The US Federal Trade Commission (FTC) has imposed a fine of more than $7 million on Cerebral, a provider of telemedicine services in the field of mental health, for disclosing confidential user information for advertising purposes. The company also received a separate ban on future use and disclosure of personal customer data for the same purpose.
FTC has accused Cerebral and its former CEO, Kyle Robertson, of violating confidentiality and misleading customers about the policy of canceling services. The company claimed to offer “safe, protected, and unobtrusive” services without disclosing that user data would be shared with third parties.
According to FTC, Cerebral embedded tracking tools on its websites and applications that transmitted data from almost 3.2 million users to platforms like LinkedIn, Snapchat, and Tiktok. This transmitted data included names, medical information, addresses, phone numbers, dates of birth, demographics, IP addresses, insurance details, and other personal information.
FTC also revealed that former Cerebral employees had access to customer medical records even after being dismissed due to oversight in reviewing personnel powers. This unauthorized access occurred from May to December 2021.
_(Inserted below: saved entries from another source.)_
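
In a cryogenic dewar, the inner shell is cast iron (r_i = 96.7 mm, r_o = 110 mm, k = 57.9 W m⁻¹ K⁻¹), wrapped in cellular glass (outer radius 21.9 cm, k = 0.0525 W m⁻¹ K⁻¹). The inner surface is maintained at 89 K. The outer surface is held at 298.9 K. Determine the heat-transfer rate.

Q = 30.6 W

Series thermal resistances, inner to outer:
  R_cast iron = (1/0.0967 − 1/0.110)/(4πk) = 1.250/(4π·57.9) = 0.001718 K/W
  R_cellular glass = (1/0.110 − 1/0.219)/(4πk) = 4.525/(4π·0.0525) = 6.858 K/W
ΣR = 0.001718 + 6.858 = 6.860 K/W
Q = ΔT/ΣR = (89 K − 298.9 K)/6.860 = -30.6 W
(Negative Q ⇒ heat flows inward; heat gain = 30.6 W.)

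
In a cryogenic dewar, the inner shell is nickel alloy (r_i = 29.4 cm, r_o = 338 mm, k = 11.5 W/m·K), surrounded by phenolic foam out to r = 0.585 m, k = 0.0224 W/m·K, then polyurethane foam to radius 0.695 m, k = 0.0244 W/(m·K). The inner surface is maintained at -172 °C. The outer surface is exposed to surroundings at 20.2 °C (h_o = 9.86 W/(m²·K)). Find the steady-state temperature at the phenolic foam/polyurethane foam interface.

Series thermal resistances, inner to outer:
  R_nickel alloy = (1/0.294 − 1/0.338)/(4πk) = 0.4428/(4π·11.5) = 0.003064 K/W
  R_phenolic foam = (1/0.338 − 1/0.585)/(4πk) = 1.249/(4π·0.0224) = 4.438 K/W
  R_polyurethane foam = (1/0.585 − 1/0.695)/(4πk) = 0.2706/(4π·0.0244) = 0.8824 K/W
  R_conv,out = 1/(4πr²h) = 1/(4π·0.695²·9.86) = 0.01671 K/W
ΣR = 0.003064 + 4.438 + 0.8824 + 0.01671 = 5.340 K/W
Q = ΔT/ΣR = (-172 °C − 20.2 °C)/5.340 = -35.99 W
From the inner boundary to the phenolic foam/polyurethane foam interface, ΣR_partial = 4.441 K/W.
T_interface = T_in − Q·ΣR_partial = -172 °C − (-35.99)(4.441) = -12.2 °C

T = -12.2 °C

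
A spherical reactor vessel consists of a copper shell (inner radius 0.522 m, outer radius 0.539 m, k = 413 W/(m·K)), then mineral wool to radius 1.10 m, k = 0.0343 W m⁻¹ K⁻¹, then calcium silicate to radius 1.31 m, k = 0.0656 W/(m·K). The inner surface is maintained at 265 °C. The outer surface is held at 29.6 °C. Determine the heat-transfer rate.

Series thermal resistances, inner to outer:
  R_copper = (1/0.522 − 1/0.539)/(4πk) = 0.06042/(4π·413) = 1.164×10^-5 K/W
  R_mineral wool = (1/0.539 − 1/1.10)/(4πk) = 0.9462/(4π·0.0343) = 2.195 K/W
  R_calcium silicate = (1/1.10 − 1/1.31)/(4πk) = 0.1457/(4π·0.0656) = 0.1768 K/W
ΣR = 1.164×10^-5 + 2.195 + 0.1768 = 2.372 K/W
Q = ΔT/ΣR = (265 °C − 29.6 °C)/2.372 = 99.2 W

Q = 99.2 W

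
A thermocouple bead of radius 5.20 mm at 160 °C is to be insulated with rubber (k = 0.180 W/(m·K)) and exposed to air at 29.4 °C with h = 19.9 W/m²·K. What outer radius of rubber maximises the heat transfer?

For a sphere, r_cr = 2k_ins/h = 2·0.180/19.9 = 0.0181 m = 1.81 cm

r_cr = 1.81 cm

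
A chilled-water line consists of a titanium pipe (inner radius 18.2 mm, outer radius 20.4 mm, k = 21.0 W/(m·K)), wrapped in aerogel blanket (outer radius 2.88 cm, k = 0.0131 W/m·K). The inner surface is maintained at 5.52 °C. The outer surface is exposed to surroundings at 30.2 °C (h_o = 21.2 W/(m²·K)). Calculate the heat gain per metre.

Treat each layer as a resistance in series:
  R'_titanium = ln(0.0204/0.0182)/(2πk) = 0.1141/(2π·21.0) = 8.648×10^-4 m·K/W
  R'_aerogel blanket = ln(0.0288/0.0204)/(2πk) = 0.3448/(2π·0.0131) = 4.190 m·K/W
  R'_conv,out = 1/(2πr h) = 1/(2π·0.0288·21.2) = 0.2607 m·K/W
ΣR = 8.648×10^-4 + 4.190 + 0.2607 = 4.452 m·K/W
Q' = ΔT/ΣR = (5.52 °C − 30.2 °C)/4.452 = -5.54 W/m
(Negative Q' ⇒ heat flows inward; heat gain = 5.54 W/m.)

Q' = 5.54 W/m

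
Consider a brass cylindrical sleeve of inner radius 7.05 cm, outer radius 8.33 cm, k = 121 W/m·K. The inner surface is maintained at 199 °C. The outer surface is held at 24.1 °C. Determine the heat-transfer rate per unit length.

Q' = 2πk·ΔT/ln(r₂/r₁) = 2π × 121 × 174.9 / ln(0.0833/0.0705) = 7.97×10^5 W/m

Q' = 7.97×10^5 W/m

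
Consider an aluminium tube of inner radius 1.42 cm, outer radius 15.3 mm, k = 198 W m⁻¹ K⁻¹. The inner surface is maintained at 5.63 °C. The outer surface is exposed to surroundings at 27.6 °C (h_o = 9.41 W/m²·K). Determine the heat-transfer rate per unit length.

Q' = 19.9 W/m

Series thermal resistances, inner to outer:
  R'_aluminium = ln(0.0153/0.0142)/(2πk) = 0.07461/(2π·198) = 5.997×10^-5 m·K/W
  R'_conv,out = 1/(2πr h) = 1/(2π·0.0153·9.41) = 1.105 m·K/W
ΣR = 5.997×10^-5 + 1.105 = 1.105 m·K/W
Q' = ΔT/ΣR = (5.63 °C − 27.6 °C)/1.105 = -19.9 W/m
(Negative Q' ⇒ heat flows inward; heat gain = 19.9 W/m.)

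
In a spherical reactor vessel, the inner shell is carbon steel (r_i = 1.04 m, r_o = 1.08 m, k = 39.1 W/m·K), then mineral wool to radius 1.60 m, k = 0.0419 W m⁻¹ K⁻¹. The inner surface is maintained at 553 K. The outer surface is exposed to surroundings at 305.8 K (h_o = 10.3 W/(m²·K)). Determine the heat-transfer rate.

Q = 430 W

Resistance network (inner→outer):
  R_carbon steel = (1/1.04 − 1/1.08)/(4πk) = 0.03561/(4π·39.1) = 7.248×10^-5 K/W
  R_mineral wool = (1/1.08 − 1/1.60)/(4πk) = 0.3009/(4π·0.0419) = 0.5715 K/W
  R_conv,out = 1/(4πr²h) = 1/(4π·1.60²·10.3) = 0.003018 K/W
ΣR = 7.248×10^-5 + 0.5715 + 0.003018 = 0.5746 K/W
Q = ΔT/ΣR = (553 K − 305.8 K)/0.5746 = 430 W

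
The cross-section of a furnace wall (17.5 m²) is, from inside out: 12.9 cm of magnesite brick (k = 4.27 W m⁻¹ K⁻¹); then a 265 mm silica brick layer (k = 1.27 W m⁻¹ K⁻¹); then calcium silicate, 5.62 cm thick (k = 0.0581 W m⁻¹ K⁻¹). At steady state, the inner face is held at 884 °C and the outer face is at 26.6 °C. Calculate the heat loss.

Q = 12400 W

Resistance network (inner→outer):
  R_magnesite brick = L/(kA) = 0.129/(4.27·17.5) = 0.001726 K/W
  R_silica brick = L/(kA) = 0.265/(1.27·17.5) = 0.01192 K/W
  R_calcium silicate = L/(kA) = 0.0562/(0.0581·17.5) = 0.05527 K/W
ΣR = 0.001726 + 0.01192 + 0.05527 = 0.06892 K/W
Q = ΔT/ΣR = (884 °C − 26.6 °C)/0.06892 = 12400 W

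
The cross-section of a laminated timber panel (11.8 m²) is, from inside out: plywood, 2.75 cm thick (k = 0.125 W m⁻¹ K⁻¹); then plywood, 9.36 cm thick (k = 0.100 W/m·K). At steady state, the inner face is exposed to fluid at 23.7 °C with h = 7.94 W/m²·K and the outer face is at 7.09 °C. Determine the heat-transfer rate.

Treat each layer as a resistance in series:
  R_conv,in = 1/(hA) = 1/(7.94·11.8) = 0.01067 K/W
  R_plywood = L/(kA) = 0.0275/(0.125·11.8) = 0.01864 K/W
  R_plywood = L/(kA) = 0.0936/(0.100·11.8) = 0.07932 K/W
ΣR = 0.01067 + 0.01864 + 0.07932 = 0.1086 K/W
Q = ΔT/ΣR = (23.7 °C − 7.09 °C)/0.1086 = 153 W

Q = 153 W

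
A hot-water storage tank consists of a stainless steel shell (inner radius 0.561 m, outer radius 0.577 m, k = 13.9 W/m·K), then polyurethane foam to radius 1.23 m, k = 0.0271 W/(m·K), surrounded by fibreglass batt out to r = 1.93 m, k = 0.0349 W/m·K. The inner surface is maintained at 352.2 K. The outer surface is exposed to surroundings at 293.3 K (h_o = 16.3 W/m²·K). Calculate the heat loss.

Q = 17.4 W

Series thermal resistances, inner to outer:
  R_stainless steel = (1/0.561 − 1/0.577)/(4πk) = 0.04943/(4π·13.9) = 2.830×10^-4 K/W
  R_polyurethane foam = (1/0.577 − 1/1.23)/(4πk) = 0.9201/(4π·0.0271) = 2.702 K/W
  R_fibreglass batt = (1/1.23 − 1/1.93)/(4πk) = 0.2949/(4π·0.0349) = 0.6724 K/W
  R_conv,out = 1/(4πr²h) = 1/(4π·1.93²·16.3) = 0.001311 K/W
ΣR = 2.830×10^-4 + 2.702 + 0.6724 + 0.001311 = 3.376 K/W
Q = ΔT/ΣR = (352.2 K − 293.3 K)/3.376 = 17.4 W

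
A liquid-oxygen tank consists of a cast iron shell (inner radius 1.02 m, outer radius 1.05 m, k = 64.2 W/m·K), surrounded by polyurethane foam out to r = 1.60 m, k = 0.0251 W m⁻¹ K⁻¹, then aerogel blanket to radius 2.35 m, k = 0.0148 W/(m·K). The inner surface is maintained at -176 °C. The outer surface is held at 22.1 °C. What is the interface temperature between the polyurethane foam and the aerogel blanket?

T = -78.6 °C

Series thermal resistances, inner to outer:
  R_cast iron = (1/1.02 − 1/1.05)/(4πk) = 0.02801/(4π·64.2) = 3.472×10^-5 K/W
  R_polyurethane foam = (1/1.05 − 1/1.60)/(4πk) = 0.3274/(4π·0.0251) = 1.038 K/W
  R_aerogel blanket = (1/1.60 − 1/2.35)/(4πk) = 0.1995/(4π·0.0148) = 1.073 K/W
ΣR = 3.472×10^-5 + 1.038 + 1.073 = 2.111 K/W
Q = ΔT/ΣR = (-176 °C − 22.1 °C)/2.111 = -93.84 W
From the inner boundary to the polyurethane foam/aerogel blanket interface, ΣR_partial = 1.038 K/W.
T_interface = T_in − Q·ΣR_partial = -176 °C − (-93.84)(1.038) = -78.6 °C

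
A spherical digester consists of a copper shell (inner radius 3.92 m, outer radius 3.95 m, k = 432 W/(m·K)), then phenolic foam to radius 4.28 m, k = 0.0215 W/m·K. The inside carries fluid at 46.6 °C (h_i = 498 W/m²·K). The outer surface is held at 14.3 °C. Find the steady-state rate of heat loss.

Resistance network (inner→outer):
  R_conv,in = 1/(4πr²h) = 1/(4π·3.92²·498) = 1.040×10^-5 K/W
  R_copper = (1/3.92 − 1/3.95)/(4πk) = 0.001937/(4π·432) = 3.569×10^-7 K/W
  R_phenolic foam = (1/3.95 − 1/4.28)/(4πk) = 0.01952/(4π·0.0215) = 0.07225 K/W
ΣR = 1.040×10^-5 + 3.569×10^-7 + 0.07225 = 0.07226 K/W
Q = ΔT/ΣR = (46.6 °C − 14.3 °C)/0.07226 = 447 W

Q = 447 W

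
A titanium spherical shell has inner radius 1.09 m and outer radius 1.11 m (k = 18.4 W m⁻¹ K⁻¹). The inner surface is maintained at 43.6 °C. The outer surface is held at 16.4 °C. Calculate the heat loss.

Q = 380 kW

Q = 4πk·ΔT/(1/r₁ − 1/r₂) = 4π × 18.4 × 27.2 / (1/1.09 − 1/1.11) = 3.80×10^5 W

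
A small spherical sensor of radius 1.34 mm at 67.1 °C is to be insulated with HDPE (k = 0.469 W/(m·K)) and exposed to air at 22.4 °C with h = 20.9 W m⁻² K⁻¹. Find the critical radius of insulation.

For a sphere, r_cr = 2k_ins/h = 2·0.469/20.9 = 0.0449 m = 4.49 cm

r_cr = 4.49 cm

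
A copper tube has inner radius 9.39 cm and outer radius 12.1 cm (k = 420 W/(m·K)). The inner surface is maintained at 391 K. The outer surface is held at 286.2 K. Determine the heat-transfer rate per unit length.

Q' = 2πk·ΔT/ln(r₂/r₁) = 2π × 420 × 104.8 / ln(0.121/0.0939) = 1.09×10^6 W/m

Q' = 1090 kW/m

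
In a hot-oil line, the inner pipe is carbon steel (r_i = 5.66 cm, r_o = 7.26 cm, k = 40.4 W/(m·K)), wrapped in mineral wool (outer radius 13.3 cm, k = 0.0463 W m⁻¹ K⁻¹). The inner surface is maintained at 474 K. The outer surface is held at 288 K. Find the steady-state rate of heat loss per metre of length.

Series thermal resistances, inner to outer:
  R'_carbon steel = ln(0.0726/0.0566)/(2πk) = 0.2490/(2π·40.4) = 9.808×10^-4 m·K/W
  R'_mineral wool = ln(0.133/0.0726)/(2πk) = 0.6054/(2π·0.0463) = 2.081 m·K/W
ΣR = 9.808×10^-4 + 2.081 = 2.082 m·K/W
Q' = ΔT/ΣR = (474 K − 288 K)/2.082 = 89.3 W/m

Q' = 89.3 W/m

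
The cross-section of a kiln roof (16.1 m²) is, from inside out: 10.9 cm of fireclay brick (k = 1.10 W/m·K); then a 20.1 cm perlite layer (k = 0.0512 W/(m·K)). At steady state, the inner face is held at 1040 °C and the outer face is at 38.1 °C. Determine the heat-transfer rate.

Q = 4.01 kW

Resistance network (inner→outer):
  R_fireclay brick = L/(kA) = 0.109/(1.10·16.1) = 0.006155 K/W
  R_perlite = L/(kA) = 0.201/(0.0512·16.1) = 0.2438 K/W
ΣR = 0.006155 + 0.2438 = 0.2500 K/W
Q = ΔT/ΣR = (1040 °C − 38.1 °C)/0.2500 = 4010 W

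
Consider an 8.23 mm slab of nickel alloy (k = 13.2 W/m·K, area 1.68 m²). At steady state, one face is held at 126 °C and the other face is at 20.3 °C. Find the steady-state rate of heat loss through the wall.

Q = kA·ΔT/L = 13.2 × 1.68 × |126 °C − 20.3 °C| / 0.00823 = 2.85×10^5 W

Q = 2.85×10^5 W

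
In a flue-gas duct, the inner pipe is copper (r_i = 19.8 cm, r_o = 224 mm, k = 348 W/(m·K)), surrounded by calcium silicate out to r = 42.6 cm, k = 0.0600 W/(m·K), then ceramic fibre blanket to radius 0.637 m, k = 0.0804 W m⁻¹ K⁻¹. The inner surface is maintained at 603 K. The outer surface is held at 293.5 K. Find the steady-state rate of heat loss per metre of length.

Q' = 124 W/m

Series thermal resistances, inner to outer:
  R'_copper = ln(0.224/0.198)/(2πk) = 0.1234/(2π·348) = 5.643×10^-5 m·K/W
  R'_calcium silicate = ln(0.426/0.224)/(2πk) = 0.6428/(2π·0.0600) = 1.705 m·K/W
  R'_ceramic fibre blanket = ln(0.637/0.426)/(2πk) = 0.4023/(2π·0.0804) = 0.7964 m·K/W
ΣR = 5.643×10^-5 + 1.705 + 0.7964 = 2.501 m·K/W
Q' = ΔT/ΣR = (603 K − 293.5 K)/2.501 = 124 W/m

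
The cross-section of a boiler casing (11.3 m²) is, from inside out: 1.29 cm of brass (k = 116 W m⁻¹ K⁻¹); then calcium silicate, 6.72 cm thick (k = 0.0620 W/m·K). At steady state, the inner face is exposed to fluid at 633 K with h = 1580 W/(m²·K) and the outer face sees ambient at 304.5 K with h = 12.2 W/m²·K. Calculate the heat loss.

Q = 3180 W

Treat each layer as a resistance in series:
  R_conv,in = 1/(hA) = 1/(1580·11.3) = 5.601×10^-5 K/W
  R_brass = L/(kA) = 0.0129/(116·11.3) = 9.841×10^-6 K/W
  R_calcium silicate = L/(kA) = 0.0672/(0.0620·11.3) = 0.09592 K/W
  R_conv,out = 1/(hA) = 1/(12.2·11.3) = 0.007254 K/W
ΣR = 5.601×10^-5 + 9.841×10^-6 + 0.09592 + 0.007254 = 0.1032 K/W
Q = ΔT/ΣR = (633 K − 304.5 K)/0.1032 = 3180 W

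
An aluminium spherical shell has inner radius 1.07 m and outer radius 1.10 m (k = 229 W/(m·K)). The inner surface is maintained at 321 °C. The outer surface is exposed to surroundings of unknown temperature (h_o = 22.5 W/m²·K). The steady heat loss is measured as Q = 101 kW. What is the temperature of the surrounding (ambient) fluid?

Sum the resistances:
  R_aluminium = (1/1.07 − 1/1.10)/(4πk) = 0.02549/(4π·229) = 8.857×10^-6 K/W
  R_conv,out = 1/(4πr²h) = 1/(4π·1.10²·22.5) = 0.002923 K/W
ΣR = 0.002932 K/W
ΔT = Q·ΣR = 1.01×10^5 × 0.002932 = 296.1 K
Heat flows outward, so T_out = T_in − ΔT = 321 − 296.1 = 24.9 °C

T_out = 24.9 °C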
Additionally, the company is accused of sending advertising postcards without envelopes to customers, revealing patient names and information that could expose their diagnosis and treatment to anyone who saw the cards.
As per the proposed order awaiting federal court approval, Cerebral is required to implement a comprehensive privacy and data security program. The company must also post a notification on its website regarding the FTC order, establish a data retention schedule, and delete most consumer data not essential for treatment, payment, or healthcare operations, if consent is not granted by users.
This case is part of a wider FTC crackdown on medical service providers who have shared highly sensitive user data with analytical and social platforms without consent in recent years.